2. De Lackner HZ-1 Aerocycle: The Worst Helicopter

Probably the one of the most unsettling idea ever for a helicopter, the De Lackner HZ-1 Aerocycle was a terrifying contraption that saw pilots standing right above rotor blades. Variations of the machine were tested from 1954 to 1956, showing promise only at first.

A twist grip throttle controller managed power, while the machine was supposed to have steer, pitch and yaw control by leaning. This was meant to be so easy that a soldier could fly the machine in a manner similar to riding a bicycle following less than half an hour’s training.  Safety of the machine itself became a glaring issue following crashes. Additionally, upright standing pilots on an Aerocycle would be seemingly easy targets for enemy firepower. The US Army thought there would be an airborne cavalry unit using the machines, but instead the Aerocycle project got scrapped in the end.

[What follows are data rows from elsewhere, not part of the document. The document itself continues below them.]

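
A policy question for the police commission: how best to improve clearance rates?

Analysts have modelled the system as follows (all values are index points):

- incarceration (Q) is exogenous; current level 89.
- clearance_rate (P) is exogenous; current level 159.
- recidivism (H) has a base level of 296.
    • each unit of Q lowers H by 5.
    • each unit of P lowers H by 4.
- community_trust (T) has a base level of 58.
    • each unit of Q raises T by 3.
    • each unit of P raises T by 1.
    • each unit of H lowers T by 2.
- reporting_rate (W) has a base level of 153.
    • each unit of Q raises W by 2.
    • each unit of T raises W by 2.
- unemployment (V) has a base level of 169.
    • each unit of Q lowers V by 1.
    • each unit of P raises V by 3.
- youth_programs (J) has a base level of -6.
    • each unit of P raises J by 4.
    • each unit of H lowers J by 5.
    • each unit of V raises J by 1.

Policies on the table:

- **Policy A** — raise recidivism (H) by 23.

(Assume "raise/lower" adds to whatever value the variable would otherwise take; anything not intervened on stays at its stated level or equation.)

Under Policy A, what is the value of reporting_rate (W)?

Policy A (H + 23):
  Q = 89
  P = 159
  H = 296 − 5·89 − 4·159 (+23 from intervention) = -762
  T = 58 + 3·89 + 159 − 2·(-762) = 2008
  W = 153 + 2·89 + 2·2008 = 4347

4347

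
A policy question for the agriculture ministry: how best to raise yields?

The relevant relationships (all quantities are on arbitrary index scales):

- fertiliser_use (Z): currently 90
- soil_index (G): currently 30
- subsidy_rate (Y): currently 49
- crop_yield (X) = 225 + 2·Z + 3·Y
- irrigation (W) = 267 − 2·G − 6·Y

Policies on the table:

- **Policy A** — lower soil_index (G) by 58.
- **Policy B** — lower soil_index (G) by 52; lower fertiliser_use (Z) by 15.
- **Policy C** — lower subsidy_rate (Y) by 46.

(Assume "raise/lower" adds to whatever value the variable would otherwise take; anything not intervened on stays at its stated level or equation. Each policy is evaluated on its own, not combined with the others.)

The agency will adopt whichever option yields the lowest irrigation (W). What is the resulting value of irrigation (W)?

17

Policy A (G − 58):
  G = 30 − 58 = -28
  Y = 49
  W = 267 − 2·(-28) − 6·49 = 29
Policy B (G − 52, Z − 15):
  G = 30 − 52 = -22
  Y = 49
  W = 267 − 2·(-22) − 6·49 = 17
Policy C (Y − 46):
  G = 30
  Y = 49 − 46 = 3
  W = 267 − 2·30 − 6·3 = 189
Comparing — Policy A: W=29, Policy B: W=17, Policy C: W=189. Lowest is 17 (Policy B).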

Test pilot Captain Selmer Sundby, who spent time in charge of the Aerocycle tests and program development before identifying the machine as being too flawed, ultimately received a Distinguished Flying Cross in 1958 to recognize his service with the project. A single remaining Aerocycle can be seen on display at the US Army Transportation Museum in Fort Eustis, Virginia.

1. VS-300: The First Helicopter

The world’s first legitimately flyable helicopter was the Sikorsky VS-300, the work of rotary winged flight pioneer Igor Sikorsky. On September 14, 1939, the machine first got airborne in Stratford, Connecticut after construction by the United Aircraft Corporation’s Vought-Sikorsky Division. Sikorsky patented the basic design in 1931, with the flights to follow laying the groundwork for the familiar main and tail rotor helicopter ubiquitous in modern times. The machine’s first ventures into the air made use of tethers and it was not until 1940 that unrestricted flight took place. Sikorsky had started his engineering journey by making a windup toy helicopter at age 12.

A current day helicopter pilot would be most concerned by the open cockpit of this machine. The front pod looked something like the cockpit of a World War I biplane fighter, while the main blades swirled above the strapped in pilot. Sikorsky’s pioneering work used drive from a single engine to power both the main blades and anti-torque tail rotor. Not content to be the first normal single rotor helicopter, the VS-300 also got fitted with floats and became the first operational amphibian helicopter, landing and taking off from water with ease. The VS-300 is now an exhibit at the Dearborn, Michigan Henry Ford Museum.